You might wonder why I am saying these things. Because I feel that we should have read the signs long ago. Remember how Mumbai and Maharashtra was held to ransom a few months back on the whole North Indian v/s Maharashtrian story? Well, now, with the global economic meltdown, British are out on the streets protesting and urging the government to provide them with right of way when it comes to jobs in their own country. Now, the US House wants to ban American companies that employ people on H1B visas. The bailout has fine print that reads - 'Buy American'. Why? because they want food cooked by the family to be eaten by family first before being given to the poor. Curb internal unemployment. Encourage indigenous industry first and prevent internal enterprise from being devoured by cheaper Eastern-world substitutes. Are they right? Who knows? One may argue that American tax payers' money had better be used to encourage American industry. But this argument never surfaced when the world was busy buying American debt. People call this 'Protectionist policies' when they are the victims. But the same people call this phenomenon 'protection of self interests' while they act as the enforcers of such policies. Duplicity? Indeed..............
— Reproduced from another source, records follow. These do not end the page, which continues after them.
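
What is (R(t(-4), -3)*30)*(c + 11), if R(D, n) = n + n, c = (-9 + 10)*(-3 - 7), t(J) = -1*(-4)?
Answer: -180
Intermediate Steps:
t(J) = 4
c = -10 (c = 1*(-10) = -10)
R(D, n) = 2*n
(R(t(-4), -3)*30)*(c + 11) = ((2*(-3))*30)*(-10 + 11) = -6*30*1 = -180*1 = -180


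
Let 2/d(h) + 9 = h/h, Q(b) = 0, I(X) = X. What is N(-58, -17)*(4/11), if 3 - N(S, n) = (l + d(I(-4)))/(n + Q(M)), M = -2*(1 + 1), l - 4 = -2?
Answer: 211/187 ≈ 1.1283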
Parallels exist everywhere. It is up to the informed, aware individuals to decide which way to go. Why not let the market decide which way to go, since history has proven time and time again that markets are by and far the most righteous, and fair entities in the game called life. Let the markets decide whether to 'buy American'. Let 'American' be competent enough to compete on the world stage unaided. Let the market decide whether a Jha or a Jadhav gets an opportunity. Let each compete on merit. This is the only way we can achieve overall development of our core competence.

1 comment:

Anonymous said...

Be realistic! Markets have never been free. They always have been subject to explicit and implicit control. And as long as we are divided by geographical, political, linguistic ... I can go on ... boundaries, these will exist. Americans will do what is best suited for them. We should do what is best suited for us.